Glossary

HCG

Human Chorionic Gonadotropin. A placental glycoprotein hormone structurally homologous to LH. Used as on-cycle Leydig preservation, pre-PCT bridge, or post-cycle salvage.

Human Chorionic Gonadotropin (hCG) is a glycoprotein hormone normally produced by placental syncytiotrophoblast cells during pregnancy. It shares the α-subunit with LH, FSH, and TSH but carries a distinct β-subunit ending in a unique C-terminal peptide that extends serum half-life beyond LH. In AAS protocol design, hCG functions as an exogenous LH analogue — binding the LH receptor (LHCGR) on testicular Leydig cells and stimulating testosterone synthesis directly, bypassing hypothalamic-pituitary signalling.

Three protocol roles, each addressing a different problem:

1. On-cycle preservation — 250–500 IU subcutaneous 2× weekly, throughout the cycle. Mechanism: maintains Leydig-cell enzyme expression and prevents atrophy during HPTA suppression. The published clinical reference is Hsieh et al. 2013, J Urology documenting preserved intratesticular testosterone in TRT users with low-dose adjunct hCG. Preserves testicular volume and shortens post-cycle recovery. Trade-off: dose-dependent intratesticular E2 rise — high hCG doses (1000+ IU) elevate systemic E2 and can override standard AI titration.

2. Pre-PCT bridge — 1500–2500 IU every other day × 10–14 days, after last AAS injection and before SERM phase. Mechanism: reactivates Leydig-cell enzymes that have been dormant during cycle; produces responsive tissue substrate for the SERM to work against. The preferred approach when on-cycle hCG was not used and cycle duration exceeded 16 weeks. SERM-only PCT after long cycles without hCG bridge fails predictably — LH rises but Leydig cells cannot respond because the steroidogenic machinery has decayed.

3. Post-cycle salvage — 1500 IU every other day × 2 weeks, then reassess. For users presenting at week 8 post-PCT with elevated LH and persistently low total testosterone — the primary hypogonadism picture indicating Leydig-cell failure. Formal endocrinology referral warranted if no response.

Clinical pharmacology details:

Serum half-life of hCG is approximately 24 hours after intramuscular injection, 33 hours after subcutaneous (longer than expected because of the C-terminal peptide extension). The longer SubQ half-life supports the standard 2× weekly dosing for on-cycle use. hCG acts primarily at testicular Leydig cells; some evidence suggests minor activity at FSH receptors at high doses, supporting partial spermatogenesis preservation but not replacing FSH-specific therapy where fertility is the primary endpoint.

Product quality considerations:

hCG preparations show substantial inter-lot bioactivity variance even from reputable sources. Reconstituted hCG has practical shelf life of approximately 30 days refrigerated, after which bioactivity drops below threshold for Leydig stimulation. If bloodwork at week 4 on hCG protocol shows no rise in intratesticular signal (proxy markers: estradiol rise, testicular volume stability), the problem is often product quality rather than dose or protocol.

Bloodwork schedule on hCG protocols:

Total testosterone, free testosterone, sensitive estradiol (LC-MS/MS), LH, FSH at week 4 of any hCG protocol. Elevated E2 with on-target total T indicates hCG dose reduction is warranted before AI dose increase. Flat E2 despite hCG administration suggests product-quality failure rather than individual non-response.

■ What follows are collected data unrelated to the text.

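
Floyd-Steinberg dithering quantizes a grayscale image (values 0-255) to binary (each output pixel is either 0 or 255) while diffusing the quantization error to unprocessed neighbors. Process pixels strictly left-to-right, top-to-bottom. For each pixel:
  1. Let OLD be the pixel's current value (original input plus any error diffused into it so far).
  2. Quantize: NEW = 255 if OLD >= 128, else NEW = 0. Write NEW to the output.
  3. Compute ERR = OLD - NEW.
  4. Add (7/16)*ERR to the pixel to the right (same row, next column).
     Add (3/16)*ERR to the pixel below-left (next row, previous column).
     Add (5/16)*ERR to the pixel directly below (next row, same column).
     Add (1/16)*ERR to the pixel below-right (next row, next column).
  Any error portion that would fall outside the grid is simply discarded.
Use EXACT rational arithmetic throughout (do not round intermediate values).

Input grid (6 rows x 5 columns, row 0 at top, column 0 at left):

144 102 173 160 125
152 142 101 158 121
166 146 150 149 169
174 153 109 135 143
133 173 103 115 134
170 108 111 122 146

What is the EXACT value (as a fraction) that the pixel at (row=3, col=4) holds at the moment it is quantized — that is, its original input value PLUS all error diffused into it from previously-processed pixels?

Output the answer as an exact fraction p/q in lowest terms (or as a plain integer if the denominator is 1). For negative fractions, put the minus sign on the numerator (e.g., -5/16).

Answer: 15735442087251/137438953472

Derivation:
(0,0): OLD=144 → NEW=255, ERR=-111
(0,1): OLD=855/16 → NEW=0, ERR=855/16
(0,2): OLD=50273/256 → NEW=255, ERR=-15007/256
(0,3): OLD=550311/4096 → NEW=255, ERR=-494169/4096
(0,4): OLD=4732817/65536 → NEW=0, ERR=4732817/65536
(1,0): OLD=32597/256 → NEW=0, ERR=32597/256
(1,1): OLD=402387/2048 → NEW=255, ERR=-119853/2048
(1,2): OLD=2477007/65536 → NEW=0, ERR=2477007/65536
(1,3): OLD=38459299/262144 → NEW=255, ERR=-28387421/262144
(1,4): OLD=371828361/4194304 → NEW=0, ERR=371828361/4194304
(2,0): OLD=6383809/32768 → NEW=255, ERR=-1972031/32768
(2,1): OLD=122083035/1048576 → NEW=0, ERR=122083035/1048576
(2,2): OLD=3167310417/16777216 → NEW=255, ERR=-1110879663/16777216
(2,3): OLD=28232804707/268435456 → NEW=0, ERR=28232804707/268435456
(2,4): OLD=1013395462389/4294967296 → NEW=255, ERR=-81821198091/4294967296
(3,0): OLD=2969959729/16777216 → NEW=255, ERR=-1308230351/16777216
(3,1): OLD=18668668125/134217728 → NEW=255, ERR=-15556852515/134217728
(3,2): OLD=277436798095/4294967296 → NEW=0, ERR=277436798095/4294967296
(3,3): OLD=1618495316823/8589934592 → NEW=255, ERR=-571938004137/8589934592
(3,4): OLD=15735442087251/137438953472 → NEW=0, ERR=15735442087251/137438953472
Target (3,4): original=143, with diffused error = 15735442087251/137438953472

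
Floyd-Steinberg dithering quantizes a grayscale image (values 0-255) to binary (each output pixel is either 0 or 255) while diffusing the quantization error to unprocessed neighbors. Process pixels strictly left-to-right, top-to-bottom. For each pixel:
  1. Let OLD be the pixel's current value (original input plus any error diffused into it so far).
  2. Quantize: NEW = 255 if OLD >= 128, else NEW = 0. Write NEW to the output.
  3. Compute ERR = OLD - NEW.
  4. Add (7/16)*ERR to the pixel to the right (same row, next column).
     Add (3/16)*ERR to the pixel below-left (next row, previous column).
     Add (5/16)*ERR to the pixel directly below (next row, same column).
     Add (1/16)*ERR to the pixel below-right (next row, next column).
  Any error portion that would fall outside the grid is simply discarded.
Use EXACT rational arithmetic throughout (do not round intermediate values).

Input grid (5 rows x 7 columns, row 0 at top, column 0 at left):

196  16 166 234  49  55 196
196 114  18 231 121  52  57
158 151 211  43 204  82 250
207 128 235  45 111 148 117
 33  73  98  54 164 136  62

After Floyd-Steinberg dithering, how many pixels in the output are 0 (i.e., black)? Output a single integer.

(0,0): OLD=196 → NEW=255, ERR=-59
(0,1): OLD=-157/16 → NEW=0, ERR=-157/16
(0,2): OLD=41397/256 → NEW=255, ERR=-23883/256
(0,3): OLD=791283/4096 → NEW=255, ERR=-253197/4096
(0,4): OLD=1438885/65536 → NEW=0, ERR=1438885/65536
(0,5): OLD=67743875/1048576 → NEW=0, ERR=67743875/1048576
(0,6): OLD=3762541461/16777216 → NEW=255, ERR=-515648619/16777216
(1,0): OLD=44985/256 → NEW=255, ERR=-20295/256
(1,1): OLD=112783/2048 → NEW=0, ERR=112783/2048
(1,2): OLD=48187/65536 → NEW=0, ERR=48187/65536
(1,3): OLD=55126303/262144 → NEW=255, ERR=-11720417/262144
(1,4): OLD=1955395453/16777216 → NEW=0, ERR=1955395453/16777216
(1,5): OLD=15943665293/134217728 → NEW=0, ERR=15943665293/134217728
(1,6): OLD=222057496227/2147483648 → NEW=0, ERR=222057496227/2147483648
(2,0): OLD=4703893/32768 → NEW=255, ERR=-3651947/32768
(2,1): OLD=120202039/1048576 → NEW=0, ERR=120202039/1048576
(2,2): OLD=4302361701/16777216 → NEW=255, ERR=24171621/16777216
(2,3): OLD=6919957373/134217728 → NEW=0, ERR=6919957373/134217728
(2,4): OLD=303286163149/1073741824 → NEW=255, ERR=29481998029/1073741824
(2,5): OLD=5422202848687/34359738368 → NEW=255, ERR=-3339530435153/34359738368
(2,6): OLD=135908418439097/549755813888 → NEW=255, ERR=-4279314102343/549755813888
(3,0): OLD=3249178309/16777216 → NEW=255, ERR=-1029011771/16777216
(3,1): OLD=17487768545/134217728 → NEW=255, ERR=-16737752095/134217728
(3,2): OLD=212303495283/1073741824 → NEW=255, ERR=-61500669837/1073741824
(3,3): OLD=177345174293/4294967296 → NEW=0, ERR=177345174293/4294967296
(3,4): OLD=67424262568645/549755813888 → NEW=0, ERR=67424262568645/549755813888
(3,5): OLD=754443005569439/4398046511104 → NEW=255, ERR=-367058854762081/4398046511104
(3,6): OLD=5065098625658817/70368744177664 → NEW=0, ERR=5065098625658817/70368744177664
(4,0): OLD=-20506766741/2147483648 → NEW=0, ERR=-20506766741/2147483648
(4,1): OLD=524975840367/34359738368 → NEW=0, ERR=524975840367/34359738368
(4,2): OLD=47682213116385/549755813888 → NEW=0, ERR=47682213116385/549755813888
(4,3): OLD=546524935655419/4398046511104 → NEW=0, ERR=546524935655419/4398046511104
(4,4): OLD=8571771995830209/35184372088832 → NEW=255, ERR=-400242886821951/35184372088832
(4,5): OLD=141979880019886081/1125899906842624 → NEW=0, ERR=141979880019886081/1125899906842624
(4,6): OLD=2421992690960698199/18014398509481984 → NEW=255, ERR=-2171678928957207721/18014398509481984
Output grid:
  Row 0: #.##..#  (3 black, running=3)
  Row 1: #..#...  (5 black, running=8)
  Row 2: #.#.###  (2 black, running=10)
  Row 3: ###..#.  (3 black, running=13)
  Row 4: ....#.#  (5 black, running=18)

Answer: 18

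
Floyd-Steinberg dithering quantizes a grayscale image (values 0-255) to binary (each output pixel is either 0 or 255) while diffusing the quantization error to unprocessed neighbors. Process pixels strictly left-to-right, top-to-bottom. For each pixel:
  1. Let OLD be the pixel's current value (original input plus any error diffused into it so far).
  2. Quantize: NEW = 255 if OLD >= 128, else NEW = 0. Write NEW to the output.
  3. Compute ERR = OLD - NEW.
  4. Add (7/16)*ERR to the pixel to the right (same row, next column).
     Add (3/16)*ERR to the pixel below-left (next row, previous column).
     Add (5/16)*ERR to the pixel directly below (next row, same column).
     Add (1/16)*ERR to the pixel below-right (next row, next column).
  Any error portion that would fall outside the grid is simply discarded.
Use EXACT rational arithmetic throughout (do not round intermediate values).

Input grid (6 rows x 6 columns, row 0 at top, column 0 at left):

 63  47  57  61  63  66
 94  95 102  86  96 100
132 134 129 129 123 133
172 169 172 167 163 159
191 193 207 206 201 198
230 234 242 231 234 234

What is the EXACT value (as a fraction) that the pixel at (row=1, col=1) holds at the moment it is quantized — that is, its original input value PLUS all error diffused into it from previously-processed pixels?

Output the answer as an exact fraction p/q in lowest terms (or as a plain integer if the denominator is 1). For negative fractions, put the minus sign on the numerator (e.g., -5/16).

Answer: 399149/2048

Derivation:
(0,0): OLD=63 → NEW=0, ERR=63
(0,1): OLD=1193/16 → NEW=0, ERR=1193/16
(0,2): OLD=22943/256 → NEW=0, ERR=22943/256
(0,3): OLD=410457/4096 → NEW=0, ERR=410457/4096
(0,4): OLD=7001967/65536 → NEW=0, ERR=7001967/65536
(0,5): OLD=118219785/1048576 → NEW=0, ERR=118219785/1048576
(1,0): OLD=32683/256 → NEW=0, ERR=32683/256
(1,1): OLD=399149/2048 → NEW=255, ERR=-123091/2048
Target (1,1): original=95, with diffused error = 399149/2048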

Mechanism distinction vs SERM:

hCG bypasses hypothalamic-pituitary signalling and stimulates Leydig cells directly. SERMs (tamoxifen, clomiphene) lift the hypothalamic feedback brake and restart endogenous LH/FSH signalling. The interventions address different points in the HPTA cascade — hCG restores testicular testosterone synthesis without restarting the central signal; SERMs restart the central signal but require responsive Leydig cells to work. Combined or sequential use is common in extended-cycle recovery protocols.